At the end of the arrows, I arrived at a room. Also grey. No
chandeliers, no waiters in black suits with platters of num-nums or
flutes of champagne, no orchestra; just a grey room. The only singular
thing about it was that is wasn't rectangular - and it contained no
colleagues from the press, no 'bonzen,' no grand princes of capital;
hardly anything in fact, not even muzak.
Everybody was wearing black jeans, except Jean-Louis, and me. He had a
'Be' t-shirt on, hiding a tie, if he even had one. Some of these people
obviously hadn't shaved, because they weren't old enough to. I knew I
had made the right decision to wear my black watch instead of the steel
and fake-gold moon watch; otherwise I was horribly over-dressed.
I will assume here that everybody knows that two weeks ago Jean-Louis
had a breakfast in Arizona with some nuns. Apparently he told some
joke about a 'BeBox' that brought the house down; for the second time
in only 32 years.
You also know that I don't know anything about these things from my
recent 'report' in Paris Pages about the Apple Expo in Paris. But even
I could guess that, given Jean-Louis' lifelong habit, the 'BeBox' is
probably a computer. And I had put on a tie for it.
Well, since I was there, I may as well give you the technical jargon
part. Some long time ago, some wrench monkeys in the 'states, bored
with their automatic-transmission, pastel-colored, airplane-finned and
chrome beladen street cruisers, asked themselves the question: 'What if
we took the smallest, cheapest, least-equipped, bottom-of-the-line car
in the catalogue, and dropped an eight-litre motor in it?' And, out of
the old parts bin, 'muscle-cars' were born. They were very hairy and a
lot of fun.
That is sort of what Jean-Louis Gassee has done. He has filled up a box
with cheapo off-the-shelf computer parts, and dropped in a 'Hemi' with a
dual-six-pack carb, and added straight-through dual exhausts.
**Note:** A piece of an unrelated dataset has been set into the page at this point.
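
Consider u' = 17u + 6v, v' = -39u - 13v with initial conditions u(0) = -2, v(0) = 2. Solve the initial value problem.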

He put in a really big gas tank and skimped on the brakes. The
transmission is a very simple and extremely robust six-speed unit
without reverse. On the ambiance side the 'BeBox' has CD-stereo sound
in and out and tons of digital video, lots of infra-red radar detection, and
for
those tinkerers among us, a 'geek' port where you can dock...
whatever you feel like: a 'cigarette' boat or a Ritz hotel. The long
and short of it is: the 'BeBox' is not for 'suit' guys and their word-
processors or their spreadsheets. It is a 'George Lucas' dream factory
'make-me-another-episode-of-Star-Wars' machine.
The kids - probably had already connecting things up the 'geek' port.
All the 'BeBox' lacks, besides customers, is software. So, today, ten
or fifteen years later, Jean-Louis is recruiting again.
Even though the 'six-speed transmission' is brand-new from the ground
up; previous experience with PCs or Macs is not useless to
programmers, but basically the 'BeBox' is a blank page - and the people
that 'do' this one will write their own reference manuals - which will
save them having to buy existing ones. But this is all jargon now.
The suitless host(ess) serving low-ball cocktails...
All these bashes have 'hostesses' so you'll want to hear about them as
this is Paris and some of the girls here really look nice. You have the
champagne flute in one hand as the hostess comes by with the num-nums
you flag her and stuff some in your pocket in order to have a chat...
Jean-Louis was the hostess. A medium height, average-featured,
dollar-millionaire, Be, Inc. founder, and today, hostess. Chattable
even...
At the plain-topped two-table 'buffet' he poured Coke and Oasis and,
really "high-life,' Perrier, into plastic cups. No flutes, plastic or
otherwise. Num-nums were peanuts still in their shrink-wrap and potato
chips. Oh, for the hardened excessives, there was canned beer. Of the
twenty cans, nineteen were left when I followed the arrows on rewind,
out of the place.
On the street outside, I wondered if this would be the only time that
I would wonder - how - to get back to La Defense. Since the place is
always in construction agonies, getting ever bigger and more complex,
it may swallow Puteaux whole - and 'BeBox' will be inside - the
commercial-techno-administrative, 2x32-bit, digital complex of the
future. If you are reading this you are halfway there too.